“Serving Up General Conference for Family Home Evening,” Ensign, June 2015, 8–9
When general conference rolled around in October 2013, I realized it was the weekend my children were scheduled to spend all day Saturday with their father, my ex-husband. On the one hand, I looked forward to a day of actually getting to hear the talks and ponder them in quiet peace, without the stress of trying to help three small children sit through four hours of talks in a somewhat reverent manner. On the other hand, I do take seriously the counsel to encourage our children to participate with us during conference.
Over the past decade since becoming a parent, I have sought to make watching or listening to general conference a significant family tradition. To help engage the children during the broadcasts, I’ve tried special foods, coloring packets, bingo, key-word activities, and going for scenic drives. Most commonly, I’ve simply required them to be in the room doing something quiet.
But what was I to do when my children weren’t even going to be around for half of conference?
As I pondered this question during the days before conference, I kept getting the feeling that I should try using the talks for family home evening lessons during the following months. I resisted this feeling—my children are young, they might find the talks hard to understand, and I just wasn’t sure there would be any kid-friendly subjects.
Then, Saturday morning the second talk during conference was from Elder Robert D. Hales of the Quorum of the Twelve Apostles, titled “General Conference: Strengthening Faith and Testimony.”1 That was my answer—I knew I needed to give the idea of using talks for family home evening at least a try.
It could be a complete disaster. Most of the time our family home evenings resemble those described by Elder David A. Bednar of the Quorum of the Twelve Apostles: “Sometimes Sister Bednar and I wondered if our efforts to do these spiritually essential things were worthwhile. Now and then verses of scripture were read amid outbursts such as ‘He’s touching me!’ ‘Make him stop looking at me!’ ‘Mom, he’s breathing my air!’”2
Our results have been mostly in line with what Elder Bednar described—small miraculous moments of family bliss interspersed with total chaos. Using general conference talks has not completely transformed our family home evenings or my children, but I think the overall effect has been positive.
At our house, family home evening lessons usually last less than 10 minutes. Starting with the talk by Elder Hales from October 2013 general conference, we have followed a similar outline for our lessons. First we find information about the particular General Authority or general officer giving the talk. The Church website has biographies for all these leaders, and we’ve also used Google to find background information about their home countries or anything else mentioned in their talks. Then we discuss the content of the talk, possibly do some kind of activity, and watch the last few minutes of the talk to hear the speaker’s conclusion and testimony.
Sometimes we have been pretty elaborate with our activities.
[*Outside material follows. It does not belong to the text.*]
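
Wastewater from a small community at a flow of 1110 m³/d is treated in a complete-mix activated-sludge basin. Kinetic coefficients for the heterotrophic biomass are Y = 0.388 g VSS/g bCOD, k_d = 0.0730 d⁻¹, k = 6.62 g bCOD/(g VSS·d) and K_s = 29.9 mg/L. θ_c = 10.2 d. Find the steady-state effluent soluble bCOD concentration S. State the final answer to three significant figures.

S ≈ 2.13 mg/L

Effluent substrate depends only on kinetics and SRT: S = K_s(1 + k_d θ_c) / [θ_c(Yk − k_d) − 1] = 29.9 × (1 + 0.0730 × 10.2) / [10.2 × (0.388 × 6.62 − 0.0730) − 1] = 52.16 / 24.45 = 2.133 mg/L.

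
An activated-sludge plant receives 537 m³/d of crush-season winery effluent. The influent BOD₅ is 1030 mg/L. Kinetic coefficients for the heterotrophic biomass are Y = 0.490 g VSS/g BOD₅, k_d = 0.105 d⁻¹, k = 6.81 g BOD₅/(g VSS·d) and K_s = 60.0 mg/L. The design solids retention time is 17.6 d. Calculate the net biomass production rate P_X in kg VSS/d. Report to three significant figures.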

Once we used material about Zimbabwe from the Friend to cook traditional food, read about a child from that country, and play a native game before studying a talk given by Elder Edward Dube of the Seventy.3 Sometimes we have kept things simple, such as when we studied “The Strength to Endure” by Elder Richard J. Maynes of the Presidency of the Seventy4 and did some strength challenges in the backyard to learn about building our physical muscles. We’ve often found other resources online, such as when we studied “Ye Are No More Strangers” by Bishop Gérald Caussé, first counselor in the Presiding Bishopric, and watched the Mormon Messages video about bullying.5
I had a few goals for this experiment: help our family study recent general conference talks; focus our family home evening lessons more on gospel topics; and become familiar with the different General Authorities and general officers of the Church. We’ve had some great discussions about gospel topics, and I’ve realized that my children know more than I have given them credit for. Most important, I feel strengthened by the fact that I took on something that seemed challenging and stuck with it.